Tapi ketika F-4 dihadapkan pesawat tempur ringan MiG-17 dan jet tempur berat MiG 21 angkatan udara Vietnam Utara pada tahun 1965, Phantom benar-benar menderita.
Dalam Perang Korea, Angkatan Udara AS telah menembak jatuh antara enam hingga 10 pesawat tempur musuh saat salah satu pesawat mereka hilang. Rasio tempur ini turun di Perang Vietnam hanya menjadi 2-1 (termasuk jenis pesawat lain selain Phantom).
Masalah utama F-4 adalah pesawat ini tidak membawa meriam dan bergantung sepenuhnya pada rudal udara ke udara baru yakni rudal dipandu radar AIM-7 Sparrow, rudal pencari panas AIM-9 Sidewinder dan rudal yang lebih tua AIM-4 Falcon.
Angkatan Udara tidak menyadari bahwa keputusan itu menjadi awal dari situasi yang mengerikan.
Studi menunjukkan bahwa 45 persen dari AIM-7 dan 37 persen dari AIM-9 era Perang Vietnam gagal dalam peluncuran atau mengunci setelah manuver mengelak. Kemungkinan membunuh hanya menjadi delapan persen dan 15 persen untuk masing-masing rudal tersebut. Rudal Falcon bahkan lebih buruk, dan Pentagon kemudian menarik mereka dari layanan.
MiG Vietnam Utara dilengkapi dengan meriam dan rudal (dari MiG-21) yang akan mengatasi manuver berat F-4 dengan kecepatan.
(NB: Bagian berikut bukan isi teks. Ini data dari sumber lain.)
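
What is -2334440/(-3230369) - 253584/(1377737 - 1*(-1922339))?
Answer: 1721164881236/2665115802011 ≈ 0.64581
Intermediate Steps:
-2334440/(-3230369) - 253584/(1377737 - 1*(-1922339)) = -2334440*(-1/3230369) - 253584/(1377737 + 1922339) = 2334440/3230369 - 253584/3300076 = 2334440/3230369 - 253584*1/3300076 = 2334440/3230369 - 63396/825019 = 1721164881236/2665115802011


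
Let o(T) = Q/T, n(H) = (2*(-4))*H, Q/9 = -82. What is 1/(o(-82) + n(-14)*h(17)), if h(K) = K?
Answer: 1/1913 ≈ 0.00052274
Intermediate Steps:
Q = -738 (Q = 9*(-82) = -738)
n(H) = -8*H
o(T) = -738/T
1/(o(-82) + n(-14)*h(17)) = 1/(-738/(-82) - 8*(-14)*17) = 1/(-738*(-1/82) + 112*17) = 1/(9 + 1904) = 1/1913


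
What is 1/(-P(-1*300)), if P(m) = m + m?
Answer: 1/600 ≈ 0.0016667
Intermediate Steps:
P(m) = 2*m
1/(-P(-1*300)) = 1/(-2*(-1*300)) = 1/(-2*(-300)) = 1/(-1*(-600)) = 1/600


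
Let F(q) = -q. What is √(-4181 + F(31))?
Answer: 18*I*√13 ≈ 64.9*I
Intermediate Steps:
√(-4181 + F(31)) = √(-4181 - 1*31) = √(-4181 - 31) = √(-4212) = 18*I*√13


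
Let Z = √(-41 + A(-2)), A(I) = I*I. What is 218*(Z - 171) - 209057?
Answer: -246335 + 218*I*√37 ≈ -2.4634e+5 + 1326.0*I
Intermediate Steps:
A(I) = I²
Z = I*√37 (Z = √(-41 + (-2)²) = √(-41 + 4) = √(-37) = I*√37 ≈ 6.0828*I)
218*(Z - 171) - 209057 = 218*(I*√37 - 171) - 209057 = 218*(-171 + I*√37) - 209057 = (-37278 + 218*I*√37) - 209057 = -246335 + 218*I*√37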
Lebih buruk lagi, pilot Amerika tidak dilatih untuk dogfights jarak dekat, karena seperti Angkatan Udara asumsikan pertempuran udara akan melibatkan rudal jarak yang relatif tidak membuhkan pertemuan jarak dekat.
Selanjutnya, mesin J79 Phantom menghasilan asap hitam tebal, yang dikombinasikan dengan ukuran pesawat yang lebih besar, membuat lebih mudah untuk ditemukan dan jadi sasaran dari jarak jauh. Di sisi lain, aturan keterlibatan di atas Vietnam melarang pilot AS dari menembak target tak dikenal di luar jangkauan visual yang akhirnya melumpuhkan kelebihan rudal.
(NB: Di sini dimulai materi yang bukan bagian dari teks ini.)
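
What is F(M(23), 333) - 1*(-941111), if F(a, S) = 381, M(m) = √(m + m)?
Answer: 941492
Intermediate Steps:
M(m) = √2*√m (M(m) = √(2*m) = √2*√m)
F(M(23), 333) - 1*(-941111) = 381 - 1*(-941111) = 381 + 941111 = 941492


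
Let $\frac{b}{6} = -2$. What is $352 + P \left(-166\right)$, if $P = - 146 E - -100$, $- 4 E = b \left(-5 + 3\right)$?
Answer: $-161664$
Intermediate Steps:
$b = -12$ ($b = 6 \left(-2\right) = -12$)
$E = -6$ ($E = - \frac{\left(-12\right) \left(-5 + 3\right)}{4} = - \frac{\left(-12\right) \left(-2\right)}{4} = \left(- \frac{1}{4}\right) 24 = -6$)
$P = 976$ ($P = \left(-146\right) \left(-6\right) - -100 = 876 + 100 = 976$)
$352 + P \left(-166\right) = 352 + 976 \left(-166\right) = 352 - 162016 = -161664$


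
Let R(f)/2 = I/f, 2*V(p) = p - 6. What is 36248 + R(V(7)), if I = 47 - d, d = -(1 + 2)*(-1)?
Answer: 36424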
Namun seiring waktu masalah F-4 mulai surut. Teknologi rudal udara ke udara ditingkatkan secara dramatis dengan versi baru dari Sparrow dan Sidewinder. Model F-4E akhirnya datang dengan membawa meriam internal M161 Vulcan.
Sebelum, beberapa unit Phantom membawa meriam dengan pod ekstrenal yang memunculkan getaran berlebihan.
Pada tahun 1972, sebuah F-4 yang dipiloti Mayor Phil Handley menembak jatuh sebuah MiG-19 dengan meriam pesawatnya ini – satu-satunya senjata udara tercatat membunuh dilakukan pada kecepatan supersonik.
Akhirnya, Angkatan Udara upgrade semua F-4E dengan sayap bilah yang secara signifikan meningkatkan manuver dengan tenaga kecil dalam kecepatan. Mesin J79 baru tetap berurusan dengan masalah asap hitam terlihat F-4 ini.
Angkatan Laut, sebaliknya, mennggap masalah kurangnya pelatihan Air Combat Manuver, dan melembagakan program pelatihan Top Gun pada tahun 1968. Pilot Angkatan Laut melanjutkan untuk mencetak rasio kill lebih tinggi di atas Vietnam dengan 40 kemenangan dengan tujuh pesawat hilang dalam pertempuran udara ke udara.
Angkatan Udara mengklaim Phantom mencetak kill 107 dalam pertempuran udara ke udara dan 33 kalah dari MiG, dan Korps Marinir mengklaim tiga. Sementara tembakan dari darat menembak jatuh 474 Phantom di semua layanan, sebagai jet tempur berat Phantom melakukan tugas ganda sebagai pesawat serang darat.
Dua sub-varian Phantom juga memiliki fungsi berbeda yakni RF-4 sebagai pesawat pengintai yang dioptimalkan untuk kecepatan, dan Wild Weasel, khusus dalam menyerang sistem rudal pertahanan udara lawan.
F-4 Wild Weasel menunjukkan aksi mereka selama Operasi Badai Gurun, sebelum pensiun pada 1996. Pentagon kemudian diubah beberapa drone QF-4 untuk uji penembakan.